General information
- Founded: 2017
- Folded: 2022
- Headquartered: Trenton, New Jersey at the CURE Insurance Arena
- Colors: Blue, gold, silver, white
- JerseyFlightFootball.com

Personnel
- Owners: New Flight Enterprises, LLC
- General manager: Terry Foster
- Head coach: Terry Foster

Team history
- Jersey Flight (2018–2021);

Home fields
- CURE Insurance Arena (2018–2021);

League / conference affiliations
- American Arena League (2018–2019) Northern Division (2019); ; National Arena League (2020–2021) ;

Playoff appearances (1)
- 2019;

= Jersey Flight =

Indoor American football team (2017–2022)

The Jersey Flight was a professional indoor football team based in Trenton, New Jersey. The team played its first two seasons in the American Arena League (AAL) and then as a member of the National Arena League (NAL) from 2020 to 2021. They were owned by New Flight Enterprises, LLC, and played at the CURE Insurance Arena as their home arena.

==History==
The Jersey Flight was announced to be joining the National Arena League (NAL) at a press conference on March 20, 2017. Jersey Flight Football, Inc., was reported to be the first 100% African-American-owned professional sports franchise in the state of New Jersey. The Flight announced the franchise's first head coach would be Jake Grande, former assistant coach and defensive coordinator of the Jacksonville Sharks. The owners heavily pursued sponsors and partnerships in order to pay for multiple years of stability. However, the team did not meet the NAL's updated minimum obligations prior to the release of the 2018 schedule in December 2017 and was subsequently removed from the league without playing a game. A few days later, the Flight announced they had joined the recently formed American Arena League (AAL) for the 2018 season.
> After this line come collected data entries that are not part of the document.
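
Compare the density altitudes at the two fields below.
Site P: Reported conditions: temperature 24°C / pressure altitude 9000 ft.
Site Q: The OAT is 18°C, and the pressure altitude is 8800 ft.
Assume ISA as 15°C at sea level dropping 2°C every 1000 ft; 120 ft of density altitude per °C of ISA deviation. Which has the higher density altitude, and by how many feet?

Site P by 968 ft

Site P: ISA temp = -3°C, deviation +27°C, DA = 9000 + 120 × 27 = 12240 ft.
Site Q: ISA temp = -2.6°C, deviation +20.6°C, DA = 8800 + 120 × 20.6 = 11272 ft.
Site P is higher by 12240 − 11272 = 968 ft.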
After two games played, owners Samuel Davis, Jr. and Kyna Felder-Ruiz were arrested for tax fraud on April 13, 2018. The team finished the season with an official record of 5–3.

In December 2018, the team announced William Thomas as the new general manager and Adam Turkel as head coach for the 2019 season. On March 1, 2019, Turkel was informed he had been let go and claimed the team was folding. However, the Flight announced on March 10 they were playing under new ownership and Nick Coppola had been named head coach. The new ownership was later revealed as New Flight Enterprises, LLC. led by Jay Sababu with operations managed by Willard Stanback. Due to the late ownership change, the team started the 2019 season late and only played three games against other AAL teams, going 2–1. The team made the divisional playoffs as two of the four teams in the division did not finish the season, and lost to the undefeated West Virginia Roughriders. Head coach Coppola then left the team after the season.

In October 2019, the NAL announced the Flight, under their new ownership, was re-approved to join for the 2020 season along with the West Virginia Roughriders. The team then named Terry Foster as head coach and general manager. As the 2020 NAL season was cancelled due to the onset of the COVID-19 pandemic, the Flight did not make their league debut until May 28, 2021, in a 45–42 home loss to the Carolina Cobras. The Flight finished their inaugural NAL season with a 2–6 record and missed the playoffs. Following the 2021 season, the Flight was not listed as a member of the NAL for the 2022 season.

In January 2022, the Arena Professional Football League, a new league started by the owners of the Charlotte Thunder, announced the Flight as a member team, but were later replaced by a team called the Jersey Ballaz. Terry Foster has since gone on to become commissioner of American Indoor Football and general manager/head coach of the league's Midland Frac-Attack in 2026.